Kaya: Akil insan olarak yaptıkları için tutuklu
“Ülkemizde yaklaşık 20 yıldır demokratik yollarla siyasetle mücadele eden bir insan, akil insan olarak devlet bünyesinde çalışan da bir insan. Akil insan olarak yaptıkları için örgüt üyeliğinden tutuklu. 26 Haziran’da umuyorum onu alacağız.”
Tahmaz: Binlerce insan barış mücadelesi nedeniyle tutuklandı
“Barış mücadelesinde Celalettin’le birlikteydik. Barış mücadelesi, hukuk mücadelesi insanın varolma mücadelesidir, en temel mücadeledir. Konuşmaları montajlanarak yargılanıyor. Türkiye bir kanun devleti değil, keyfiyet, haydut devleti haline geldi. Onlarca, binlerce insan barış mücadelesi nedeniyle tutuklandı. Akil insanlar olarak dediklerini başka zeminlerde söylediği için tutuklu. Pazar günü bu aymazlıklarının karşılığını alacaklarına inanıyorum.”
Türkdoğan: Türkiye 30 yıl öncesine dönmüş durumda
“Celalettin Can gibi bir insanın hapiste olması çok büyük bir hatadır. İnsan hakları çerçevesinden baktığımızda Türkiye 30 yıl öncesine dönmüş durumdadır. Seçimlerle ilgili, demokrasi ve barışa inancımız tam.

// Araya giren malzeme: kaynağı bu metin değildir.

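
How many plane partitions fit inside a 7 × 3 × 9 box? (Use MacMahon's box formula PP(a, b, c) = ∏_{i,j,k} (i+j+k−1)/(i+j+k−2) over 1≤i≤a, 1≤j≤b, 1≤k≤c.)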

Korkarım, kötü bir sonuç bu açık cezaevinden kapalı cezaevine geçişimizin yolunu açacak.”
Aydın: Celalettin’in baskıyı nasıl göğüsleyebildiğini biliyoruz
“Tüm cezaevleri açısında durum çok vahimdir. 70’li yıllardan Celalettin’in üstündeki baskıyı nasıl göğüsleyebildiğini biliyoruz. Fakat bu olanları asla mazur göstermez. Celalettin’in şahsında yaşanan süreç bu ülkenin bin yıllardır yaşadığının bir benzeridir…”
Ne olmuştu? |
Celalettin Can, 7 Şubat 2018’de sabaha karşı evine yapılan baskınla gözaltına alındı, 14 gün gözaltında kaldı. Gözaltı sürecinde İstanbul Emniyet Müdürlüğü Terörle Mücadele Şubesinde küçük ve havasız bir alanda tutuldu. Bu süreçte rahatsızlığı dolayısıyla alması gereken ilaçları dahi alamadı. Çok ciddi sağlık sorunları yaşadı. HDP/HDK yöneticisi 16 kişiyle birlikte 20 Şubat’ta tutuklandı. TIKLAYIN - Celalettin Can Silivri’den Yazdı: Aydınlık Sabahlara Uyanacağız Tutulduğu Silivri 9 No’lu cezaevinde de sağlık durumuyla ilgili yaptığı başvurular çoğu kez cevapsız kalırken, zaman zaman götürüldüğü cezaevi içindeki kampüs hastanesinde ve Silivri devlet hastanesinde askerler eşliğinde elleri kelepçeli olarak muayene edildi. |
Celalettin Can hakkında |
78'liler Girişimi Sözcüsü, HDP Parti Meclis Üyesi ve HDP 27. Dönem Milletvekili adayı. 59 yaşında. Dersim’de doğdu. 1975'te eğitim için İstanbul'a taşındı. Devrimci mücadele içinde yer alan Can, Dev-Genç'in başkanı oldu. 59 yaşında. Şişli Siyasal öğrencisiyken 12 Eylül’den bir süre önce, 1979’da tutuklandı. Toplam 19 yıl 9 ay cezaevinde kaldı. 1999 yılının sonlarına doğru tahliye oldu. 78'liler Vakfını kurdu. 2013'te İç Anadolu Bölgesinden 63 kişilik Akil İnsanlar grubunda yer aldı. “78’liler Sorguluyor” ve “Merhaba Başkaldırı” isimli iki kitabı bulunuyor. |
(YT/AS)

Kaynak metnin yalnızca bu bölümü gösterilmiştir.